EIG Global Energy Partners spent $3.6 billion on energy companies in a six-week shopping spree earlier this year, including a $1 billion deal with Breitburn Energy Partners LP in March.

“It’s been a very active period,” said Bill Sonneborn, president and chief executive officer of the Washington-based private equity firm. “They all relate to similar themes, which is the energy sector under fire.”

Preferred Equity

EIG stepped in to help Breitburn repay a loan after its bank tightened credit limits. As part of the arrangement, EIG bought $650 million in bonds that pay 9.25 percent interest and $350 million of preferred equity that gave EIG an 18 percent voting stake in the oil producer and a seat on the board.

By comparison, the $500 million of senior unsecured notes of larger producer EOG Resources Inc. that mature in 2025 pay 3.15 percent.

EIG hedged its bet by demanding convertible preferred equity instead of Breitburn’s common stock.
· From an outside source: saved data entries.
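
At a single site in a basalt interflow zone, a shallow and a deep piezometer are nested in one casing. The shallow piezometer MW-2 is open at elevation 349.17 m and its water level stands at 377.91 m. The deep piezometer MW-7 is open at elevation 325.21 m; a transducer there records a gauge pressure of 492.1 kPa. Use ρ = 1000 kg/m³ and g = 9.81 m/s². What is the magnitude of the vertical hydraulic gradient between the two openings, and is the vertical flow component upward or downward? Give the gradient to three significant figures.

|i_v| ≈ 0.106; vertical flow is downward

Total head at MW-2: h = 377.91 m (water level in the standpipe).
Pressure head at MW-7: ψ = P/(ρg) = 492.1×1000 / (1000 × 9.81) = 50.16 m.
Total head at MW-7: h = z + ψ = 325.21 + 50.16 = 375.37 m.
Δh = h(MW-2) − h(MW-7) = 377.91 − 375.37 = 2.54 m.
Vertical separation Δz = 349.17 − 325.21 = 23.96 m.
|i_v| = |Δh| / Δz = 2.54 / 23.96 = 0.106.
Head is higher in the shallow piezometer, so vertical flow is downward (recharge condition).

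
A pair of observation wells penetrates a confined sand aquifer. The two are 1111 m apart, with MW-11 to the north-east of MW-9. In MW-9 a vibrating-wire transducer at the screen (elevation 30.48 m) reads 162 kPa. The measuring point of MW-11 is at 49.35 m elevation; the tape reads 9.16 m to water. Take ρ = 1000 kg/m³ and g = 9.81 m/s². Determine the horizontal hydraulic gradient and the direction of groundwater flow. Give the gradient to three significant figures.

Pressure head at MW-9: ψ = P/(ρg) = 162×1000 / (1000 × 9.81) = 16.51 m.
Total head at MW-9: h = z + ψ = 30.48 + 16.51 = 46.99 m.
Total head at MW-11: h = 49.35 − 9.16 = 40.19 m.
Head difference: h(MW-9) − h(MW-11) = 46.99 − 40.19 = 6.80 m.
Hydraulic gradient: i = |Δh| / L = 6.80 / 1111 = 0.00612.
Flow is from higher to lower head: from MW-9 toward MW-11, i.e. toward the north-east.

i ≈ 0.00612; groundwater flows toward the north-east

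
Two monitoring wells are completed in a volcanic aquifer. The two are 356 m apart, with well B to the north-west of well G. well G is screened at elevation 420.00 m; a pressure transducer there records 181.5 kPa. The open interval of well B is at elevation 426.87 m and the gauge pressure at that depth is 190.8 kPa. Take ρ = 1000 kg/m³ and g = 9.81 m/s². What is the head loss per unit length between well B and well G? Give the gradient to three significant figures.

Pressure head at well G: ψ = P/(ρg) = 181.5×1000 / (1000 × 9.81) = 18.50 m.
Total head at well G: h = z + ψ = 420.00 + 18.50 = 438.50 m.
Pressure head at well B: ψ = P/(ρg) = 190.8×1000 / (1000 × 9.81) = 19.45 m.
Total head at well B: h = z + ψ = 426.87 + 19.45 = 446.32 m.
Head difference: h(well G) − h(well B) = 438.50 − 446.32 = -7.82 m.
Hydraulic gradient: i = |Δh| / L = 7.82 / 356 = 0.0220.

i ≈ 0.0220 m/m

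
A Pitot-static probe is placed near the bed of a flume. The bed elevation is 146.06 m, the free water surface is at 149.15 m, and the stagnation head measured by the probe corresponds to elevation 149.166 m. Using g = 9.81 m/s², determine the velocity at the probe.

Near the bed, under hydrostatic conditions, the piezometric head (z + ψ) equals the free-surface elevation, 149.15 m.
Velocity head = total − piezometric = 149.166 − 149.15 = 0.016 m.
v = √(2g·h_v) = √(2 × 9.81 × 0.016) = 0.560 m/s.

v ≈ 0.560 m/s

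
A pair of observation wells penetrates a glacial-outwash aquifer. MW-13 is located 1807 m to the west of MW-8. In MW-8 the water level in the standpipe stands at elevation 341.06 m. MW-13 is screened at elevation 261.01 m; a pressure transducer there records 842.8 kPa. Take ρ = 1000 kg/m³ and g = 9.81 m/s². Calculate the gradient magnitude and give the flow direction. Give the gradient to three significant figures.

i ≈ 0.00324; groundwater flows toward the east

Total head at MW-8: h = 341.06 m (water level in the piezometer is the total head).
Pressure head at MW-13: ψ = P/(ρg) = 842.8×1000 / (1000 × 9.81) = 85.91 m.
Total head at MW-13: h = z + ψ = 261.01 + 85.91 = 346.92 m.
Head difference: h(MW-8) − h(MW-13) = 341.06 − 346.92 = -5.86 m.
Hydraulic gradient: i = |Δh| / L = 5.86 / 1807 = 0.00324.
Flow is from higher to lower head: from MW-13 toward MW-8, i.e. toward the east.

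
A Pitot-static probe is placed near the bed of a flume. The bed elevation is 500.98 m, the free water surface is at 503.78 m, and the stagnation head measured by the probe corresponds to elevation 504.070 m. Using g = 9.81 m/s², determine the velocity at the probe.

v ≈ 2.39 m/s

Near the bed, under hydrostatic conditions, the piezometric head (z + ψ) equals the free-surface elevation, 503.78 m.
Velocity head = total − piezometric = 504.070 − 503.78 = 0.290 m.
v = √(2g·h_v) = √(2 × 9.81 × 0.290) = 2.39 m/s.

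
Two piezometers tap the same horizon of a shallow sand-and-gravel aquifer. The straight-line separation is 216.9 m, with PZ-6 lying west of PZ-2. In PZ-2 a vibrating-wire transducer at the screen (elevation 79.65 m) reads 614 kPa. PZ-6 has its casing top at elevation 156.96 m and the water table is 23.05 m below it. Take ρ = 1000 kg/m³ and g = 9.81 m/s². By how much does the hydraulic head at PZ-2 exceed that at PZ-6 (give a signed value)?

Δh ≈ 8.33 m

Pressure head at PZ-2: ψ = P/(ρg) = 614×1000 / (1000 × 9.81) = 62.59 m.
Total head at PZ-2: h = z + ψ = 79.65 + 62.59 = 142.24 m.
Total head at PZ-6: h = 156.96 − 23.05 = 133.91 m.
Head difference: h(PZ-2) − h(PZ-6) = 142.24 − 133.91 = 8.33 m.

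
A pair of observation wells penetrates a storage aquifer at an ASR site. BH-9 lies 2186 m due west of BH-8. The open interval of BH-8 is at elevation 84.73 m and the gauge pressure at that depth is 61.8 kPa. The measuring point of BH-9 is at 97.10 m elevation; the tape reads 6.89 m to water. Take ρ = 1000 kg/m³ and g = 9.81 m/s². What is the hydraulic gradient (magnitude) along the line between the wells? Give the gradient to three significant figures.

i ≈ 0.000375

Pressure head at BH-8: ψ = P/(ρg) = 61.8×1000 / (1000 × 9.81) = 6.30 m.
Total head at BH-8: h = z + ψ = 84.73 + 6.30 = 91.03 m.
Total head at BH-9: h = 97.10 − 6.89 = 90.21 m.
Head difference: h(BH-8) − h(BH-9) = 91.03 − 90.21 = 0.82 m.
Hydraulic gradient: i = |Δh| / L = 0.82 / 2186 = 0.000375.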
The preferred equity acts more like a bond in that it pays 8 percent interest, gives EIG a minority interest in the company and puts EIG ahead of common shareholders if the company goes bust and needs to be liquidated. It also gives EIG the option to convert it into common equity later if the stock price recovers.

Being Selective

U.S. and Canadian explorers sold about $12 billion in stock in the first three months of the year, in the sector’s busiest quarter for equity sales in eight years, according to data from Credit Suisse Group AG. Whiting Petroleum Corp., Encana Corp. and Noble Energy Inc. raised about $1 billion each selling shares in February and March.

The flood of funding from capital markets may prolong the downturn by propping up distressed producers and allowing them to keep pumping, according to Bloomberg Intelligence.
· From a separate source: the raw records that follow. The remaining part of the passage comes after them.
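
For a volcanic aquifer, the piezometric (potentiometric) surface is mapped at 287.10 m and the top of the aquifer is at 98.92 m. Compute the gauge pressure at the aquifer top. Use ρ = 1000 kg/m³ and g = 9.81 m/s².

P ≈ 1850 kPa

Pressure head at the aquifer top: ψ = h − z = 287.10 − 98.92 = 188.18 m.
P = ρgψ = 1000 × 9.81 × 188.18 = 1846046 Pa ≈ 1850 kPa.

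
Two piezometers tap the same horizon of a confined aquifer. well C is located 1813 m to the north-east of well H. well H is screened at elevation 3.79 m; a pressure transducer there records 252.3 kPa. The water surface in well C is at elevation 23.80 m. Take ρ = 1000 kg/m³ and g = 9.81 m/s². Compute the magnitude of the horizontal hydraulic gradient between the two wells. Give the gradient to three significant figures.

i ≈ 0.00315

Pressure head at well H: ψ = P/(ρg) = 252.3×1000 / (1000 × 9.81) = 25.72 m.
Total head at well H: h = z + ψ = 3.79 + 25.72 = 29.51 m.
Total head at well C: h = 23.80 m (water level in the piezometer is the total head).
Head difference: h(well H) − h(well C) = 29.51 − 23.80 = 5.71 m.
Hydraulic gradient: i = |Δh| / L = 5.71 / 1813 = 0.00315.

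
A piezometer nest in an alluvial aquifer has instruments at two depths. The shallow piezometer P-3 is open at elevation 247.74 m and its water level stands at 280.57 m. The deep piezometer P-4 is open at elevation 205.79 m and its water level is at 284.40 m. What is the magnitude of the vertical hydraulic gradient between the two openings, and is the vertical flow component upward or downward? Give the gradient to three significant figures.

|i_v| ≈ 0.0913; vertical flow is upward

Total head at P-3: h = 280.57 m (water level in the standpipe).
Total head at P-4: h = 284.40 m.
Δh = h(P-3) − h(P-4) = 280.57 − 284.40 = -3.83 m.
Vertical separation Δz = 247.74 − 205.79 = 41.95 m.
|i_v| = |Δh| / Δz = 3.83 / 41.95 = 0.0913.
Head is higher in the deep piezometer, so vertical flow is upward (discharge condition).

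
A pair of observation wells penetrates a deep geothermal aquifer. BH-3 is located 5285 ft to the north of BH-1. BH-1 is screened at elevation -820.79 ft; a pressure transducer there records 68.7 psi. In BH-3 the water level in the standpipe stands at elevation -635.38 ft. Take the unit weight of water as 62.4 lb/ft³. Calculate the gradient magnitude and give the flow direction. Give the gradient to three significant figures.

i ≈ 0.00508; groundwater flows toward the south

Pressure head at BH-1: ψ = 144·P/γ = 144 × 68.7 / 62.4 = 158.54 ft.
Total head at BH-1: h = z + ψ = -820.79 + 158.54 = -662.25 ft.
Total head at BH-3: h = -635.38 ft (water level in the piezometer is the total head).
Head difference: h(BH-1) − h(BH-3) = -662.25 − (-635.38) = -26.87 ft.
Hydraulic gradient: i = |Δh| / L = 26.87 / 5285 = 0.00508.
Flow is from higher to lower head: from BH-3 toward BH-1, i.e. toward the south.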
Magnetar has invested in several of the energy equity offerings, but also has been selective about its deals, Scheyer said. Not all turn out well. Encana, which issued more than $1.1 billion in stock, saw shares fall 7.6 percent in the week after the March 4 offering, and they didn’t rise above the offer price for about a month. Emerald Oil Inc., which drills in North Dakota’s Bakken shale formation, has fallen 46 percent from its $1.12 additional offering price on Feb. 5.
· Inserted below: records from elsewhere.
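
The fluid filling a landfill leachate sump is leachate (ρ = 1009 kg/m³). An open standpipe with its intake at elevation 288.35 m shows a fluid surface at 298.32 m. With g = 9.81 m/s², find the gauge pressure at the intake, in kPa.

P ≈ 98.7 kPa

Pressure head ψ = h − z = 298.32 − 288.35 = 9.97 m.
P = ρgψ = 1009 × 9.81 × 9.97 = 98686 Pa ≈ 98.7 kPa.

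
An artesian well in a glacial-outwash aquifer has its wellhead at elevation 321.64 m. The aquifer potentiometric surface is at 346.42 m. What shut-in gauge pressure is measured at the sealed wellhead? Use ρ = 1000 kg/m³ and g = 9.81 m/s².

P ≈ 243 kPa

Head above the cap: Δh = 346.42 − 321.64 = 24.78 m.
P = ρgΔh = 1000 × 9.81 × 24.78 = 243092 Pa ≈ 243 kPa.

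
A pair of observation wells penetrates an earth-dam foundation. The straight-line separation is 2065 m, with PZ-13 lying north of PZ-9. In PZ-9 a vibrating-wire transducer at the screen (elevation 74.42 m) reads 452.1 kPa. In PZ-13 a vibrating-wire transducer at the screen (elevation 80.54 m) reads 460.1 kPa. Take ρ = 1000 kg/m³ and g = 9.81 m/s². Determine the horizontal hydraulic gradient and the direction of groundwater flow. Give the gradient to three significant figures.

i ≈ 0.00336; groundwater flows toward the south

Pressure head at PZ-9: ψ = P/(ρg) = 452.1×1000 / (1000 × 9.81) = 46.09 m.
Total head at PZ-9: h = z + ψ = 74.42 + 46.09 = 120.51 m.
Pressure head at PZ-13: ψ = P/(ρg) = 460.1×1000 / (1000 × 9.81) = 46.90 m.
Total head at PZ-13: h = z + ψ = 80.54 + 46.90 = 127.44 m.
Head difference: h(PZ-9) − h(PZ-13) = 120.51 − 127.44 = -6.93 m.
Hydraulic gradient: i = |Δh| / L = 6.93 / 2065 = 0.00336.
Flow is from higher to lower head: from PZ-13 toward PZ-9, i.e. toward the south.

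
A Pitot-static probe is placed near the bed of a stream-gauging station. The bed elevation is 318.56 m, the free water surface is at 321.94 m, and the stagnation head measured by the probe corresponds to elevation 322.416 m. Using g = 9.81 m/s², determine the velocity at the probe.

v ≈ 3.06 m/s

Near the bed, under hydrostatic conditions, the piezometric head (z + ψ) equals the free-surface elevation, 321.94 m.
Velocity head = total − piezometric = 322.416 − 321.94 = 0.476 m.
v = √(2g·h_v) = √(2 × 9.81 × 0.476) = 3.06 m/s.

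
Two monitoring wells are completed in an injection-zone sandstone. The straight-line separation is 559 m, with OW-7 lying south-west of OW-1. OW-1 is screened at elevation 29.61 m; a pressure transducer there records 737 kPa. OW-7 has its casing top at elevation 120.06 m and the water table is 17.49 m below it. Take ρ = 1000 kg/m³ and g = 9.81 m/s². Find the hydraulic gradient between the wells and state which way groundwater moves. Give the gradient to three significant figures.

i ≈ 0.00388; groundwater flows toward the south-west

Pressure head at OW-1: ψ = P/(ρg) = 737×1000 / (1000 × 9.81) = 75.13 m.
Total head at OW-1: h = z + ψ = 29.61 + 75.13 = 104.74 m.
Total head at OW-7: h = 120.06 − 17.49 = 102.57 m.
Head difference: h(OW-1) − h(OW-7) = 104.74 − 102.57 = 2.17 m.
Hydraulic gradient: i = |Δh| / L = 2.17 / 559 = 0.00388.
Flow is from higher to lower head: from OW-1 toward OW-7, i.e. toward the south-west.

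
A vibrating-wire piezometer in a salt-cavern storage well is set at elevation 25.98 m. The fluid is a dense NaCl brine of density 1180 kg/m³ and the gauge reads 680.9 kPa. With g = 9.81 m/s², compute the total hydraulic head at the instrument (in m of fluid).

h ≈ 84.80 m

ψ = P/(ρg) = 680.9×1000 / (1180 × 9.81) = 58.82 m.
h = z + ψ = 25.98 + 58.82 = 84.80 m.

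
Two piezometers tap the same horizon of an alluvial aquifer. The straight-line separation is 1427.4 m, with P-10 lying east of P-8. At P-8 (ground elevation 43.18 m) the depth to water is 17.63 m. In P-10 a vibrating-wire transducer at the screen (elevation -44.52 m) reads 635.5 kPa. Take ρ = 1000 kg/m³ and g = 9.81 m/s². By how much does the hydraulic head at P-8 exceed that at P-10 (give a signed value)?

Δh ≈ 5.29 m

Total head at P-8: h = 43.18 − 17.63 = 25.55 m.
Pressure head at P-10: ψ = P/(ρg) = 635.5×1000 / (1000 × 9.81) = 64.78 m.
Total head at P-10: h = z + ψ = -44.52 + 64.78 = 20.26 m.
Head difference: h(P-8) − h(P-10) = 25.55 − 20.26 = 5.29 m.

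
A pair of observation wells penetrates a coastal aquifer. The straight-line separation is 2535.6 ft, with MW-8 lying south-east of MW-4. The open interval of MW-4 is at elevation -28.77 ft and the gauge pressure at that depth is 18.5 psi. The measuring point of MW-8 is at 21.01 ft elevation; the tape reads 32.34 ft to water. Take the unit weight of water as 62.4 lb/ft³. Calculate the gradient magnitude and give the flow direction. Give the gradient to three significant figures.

i ≈ 0.00996; groundwater flows toward the south-east

Pressure head at MW-4: ψ = 144·P/γ = 144 × 18.5 / 62.4 = 42.69 ft.
Total head at MW-4: h = z + ψ = -28.77 + 42.69 = 13.92 ft.
Total head at MW-8: h = 21.01 − 32.34 = -11.33 ft.
Head difference: h(MW-4) − h(MW-8) = 13.92 − (-11.33) = 25.25 ft.
Hydraulic gradient: i = |Δh| / L = 25.25 / 2535.6 = 0.00996.
Flow is from higher to lower head: from MW-4 toward MW-8, i.e. toward the south-east.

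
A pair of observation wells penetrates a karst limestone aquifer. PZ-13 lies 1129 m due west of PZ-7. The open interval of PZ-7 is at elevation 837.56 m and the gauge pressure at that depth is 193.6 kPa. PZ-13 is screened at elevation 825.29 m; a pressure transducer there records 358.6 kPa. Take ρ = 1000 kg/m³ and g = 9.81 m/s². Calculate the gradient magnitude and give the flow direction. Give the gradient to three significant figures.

Pressure head at PZ-7: ψ = P/(ρg) = 193.6×1000 / (1000 × 9.81) = 19.73 m.
Total head at PZ-7: h = z + ψ = 837.56 + 19.73 = 857.29 m.
Pressure head at PZ-13: ψ = P/(ρg) = 358.6×1000 / (1000 × 9.81) = 36.55 m.
Total head at PZ-13: h = z + ψ = 825.29 + 36.55 = 861.84 m.
Head difference: h(PZ-7) − h(PZ-13) = 857.29 − 861.84 = -4.55 m.
Hydraulic gradient: i = |Δh| / L = 4.55 / 1129 = 0.00403.
Flow is from higher to lower head: from PZ-13 toward PZ-7, i.e. toward the east.

i ≈ 0.00403; groundwater flows toward the east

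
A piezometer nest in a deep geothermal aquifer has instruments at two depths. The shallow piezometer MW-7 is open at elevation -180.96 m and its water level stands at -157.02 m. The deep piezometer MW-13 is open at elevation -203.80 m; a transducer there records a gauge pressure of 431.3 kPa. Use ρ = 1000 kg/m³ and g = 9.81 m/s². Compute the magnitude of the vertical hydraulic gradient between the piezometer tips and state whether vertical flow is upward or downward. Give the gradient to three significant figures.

Total head at MW-7: h = -157.02 m (water level in the standpipe).
Pressure head at MW-13: ψ = P/(ρg) = 431.3×1000 / (1000 × 9.81) = 43.97 m.
Total head at MW-13: h = z + ψ = -203.80 + 43.97 = -159.83 m.
Δh = h(MW-7) − h(MW-13) = -157.02 − (-159.83) = 2.81 m.
Vertical separation Δz = -180.96 − (-203.80) = 22.84 m.
|i_v| = |Δh| / Δz = 2.81 / 22.84 = 0.123.
Head is higher in the shallow piezometer, so vertical flow is downward (recharge condition).

|i_v| ≈ 0.123; vertical flow is downward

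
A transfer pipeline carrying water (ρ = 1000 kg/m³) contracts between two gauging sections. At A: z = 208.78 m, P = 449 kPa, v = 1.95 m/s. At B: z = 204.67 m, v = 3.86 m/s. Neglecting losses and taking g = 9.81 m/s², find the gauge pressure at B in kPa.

Pressure head at A: ψ₁ = P₁/(ρg) = 449×1000 / (1000 × 9.81) = 45.77 m.
Velocity heads: v₁²/2g = 1.95²/19.62 = 0.194 m; v₂²/2g = 3.86²/19.62 = 0.759 m.
Total head H = z₁ + ψ₁ + v₁²/2g = 208.78 + 45.77 + 0.194 = 254.74 m.
ψ₂ = H − z₂ − v₂²/2g = 254.74 − 204.67 − 0.759 = 49.31 m.
P₂ = ρgψ₂ = 1000 × 9.81 × 49.31 ≈ 484 kPa.

P₂ ≈ 484 kPa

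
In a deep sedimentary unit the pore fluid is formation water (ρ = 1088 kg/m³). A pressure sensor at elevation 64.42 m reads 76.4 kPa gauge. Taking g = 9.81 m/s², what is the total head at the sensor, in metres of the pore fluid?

h ≈ 71.58 m

ψ = P/(ρg) = 76.4×1000 / (1088 × 9.81) = 7.16 m.
h = z + ψ = 64.42 + 7.16 = 71.58 m.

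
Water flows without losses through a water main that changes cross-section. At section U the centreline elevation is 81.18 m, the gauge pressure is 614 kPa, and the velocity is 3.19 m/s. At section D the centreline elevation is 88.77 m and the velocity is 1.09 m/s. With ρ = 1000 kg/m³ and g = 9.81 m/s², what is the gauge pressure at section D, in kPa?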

Buyers of the $1 billion secondary Whiting Petroleum Corp. shares sold March 23 have fared better. The stock was up about 17 percent as of Friday from the $30 offering price, according to data compiled by Bloomberg.

Scheyer looks for companies with solid executives and growth potential that are responding to the downturn by cutting spending and cleaning up their balance sheets. Magnetar chose not to buy shares in several companies that were selling equity to plug short-term cash flow holes, he said.